(Sept. 7) In the week before Sept. 11, 2001, Mexican president Vicente Fox met with President George Bush in Washington, D.C., to discuss changes in U.S. immigration policy that would allow legalization of undocumented workers and expand legal border crossings.

Then the Pentagon and the World Trade Center were attacked with commercial airliners in a terror plot carried out by foreign nationals living in the U.S. Immigration as a policy topic was almost immediately recast as a security threat rather than an economic need.

The U.S. economy itself suffered a downturn after 9/11, and public sentiment turned against illegal immigration as a pocketbook issue. With the shock and horror of losing thousands of American citizens on our home turf, the country turned defensive against illegal aliens.

For agriculture, one of the results was inaction on one of their most important priorities.

Mike Stuart, president of the Maitland-based Florida Fruit & Vegetable Association, said the immigration issue has advanced no further. Instead, there’s a tension between growers’ need for immigrant labor and public sentiment to gain control of the border.

“Regardless of your view, there is a tremendous amount of frustration about the inability of Congress to resolve the issue,” Stuart said, adding that he sees no positive solution for the industry before the November election.


The push toward traceback systems was speeded along by legislation created in the months after the terrorist attacks on Washington, D.C., and New York City, industry leaders said in early September.

Government agencies changed after the attacks, with the expansion of the authority of the Food and Drug Administration and the transfer of agricultural inspection duties at the border from the U.S. Department of Agriculture to the newly created Department of Homeland Security.

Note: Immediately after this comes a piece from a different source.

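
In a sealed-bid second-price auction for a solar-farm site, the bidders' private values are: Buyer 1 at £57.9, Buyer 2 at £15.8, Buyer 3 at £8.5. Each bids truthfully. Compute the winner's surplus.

Bids in descending order: Buyer 1 £57.9 > Buyer 2 £15.8 > Buyer 3 £8.5.
Buyer 1 wins with the top bid and pays the second-highest, £15.8.
Surplus = £57.9 − £15.8 = £42.1.

Winner's surplus: £42.1.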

Since then, new FDA rules have increased the cost of compliance for exporters to the U.S. and for U.S. food marketers.

But industry lobbyists who weren’t particularly happy with the performance of border inspections when the duty fell to the USDA say they are now even less pleased with the record of the Department of Homeland Security.

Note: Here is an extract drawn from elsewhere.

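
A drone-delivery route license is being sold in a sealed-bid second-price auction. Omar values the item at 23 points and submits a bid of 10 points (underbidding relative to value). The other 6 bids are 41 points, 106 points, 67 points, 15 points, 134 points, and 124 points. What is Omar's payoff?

Highest competing bid: 134 points.
Omar's bid 10 points is not the highest, so Omar loses, pays nothing, and earns zero payoff.

0 points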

The biggest piece of industry-related legislation after Sept. 11 was the Bioterrorism Act of 2002. The legislation created regulations related to traceback, registration of facilities, prior notice of imports and administrative detention.

“Food security” was given a whole new meaning after the attacks, said Kathy Means, vice president of government relations for the Newark, Del.-based Produce Marketing Association.

Before Sept. 11, food security referred to the question of whether a family had enough money to purchase enough food. After the attack, food security came to mean the effort to tamper-proof the U.S. food supply.

Now, some government sources want to substitute “food defense” in place of “food security.”

Whatever the name, the U.S. food supply has never been safer, said Jim Gorny, vice president of quality assurance and technology for the United Fresh Fruit & Vegetable Association, Washington, D.C.

“Kudos to government and industry for working so well together,” Gorny said, adding that the security measures will help prevent intentional tampering with the food supply.

The industry has adapted to regulation changes, and Means said that there have been many changes in protocol throughout the supply chain. Now, new controls on access to product and background checks on employees are part of doing business for many companies, she said.

The attacks allowed the FDA to gain from Congress the authority for the traceback and traceforward systems they had always wanted, said Gabriele Ludwig, Washington, D.C.-based consultant and lobbyist on food issues.

“Traceback makes it easier for the government and more complicated for the industry,” she said.


The transfer of authority for agricultural border inspections from the USDA to the Department of Homeland Security was an overreaction to Sept. 11, said Joel Nelsen, president of Exeter-based California Citrus Mutual.

“Despite their best intentions, it hasn’t gone smoothly,” Nelsen said, referring to a decline in efficiencies and a shortage of trained staff for agricultural inspections.

“We are comfortable the effort is there, but I hope it improves before we have a real crisis or disaster,” he said.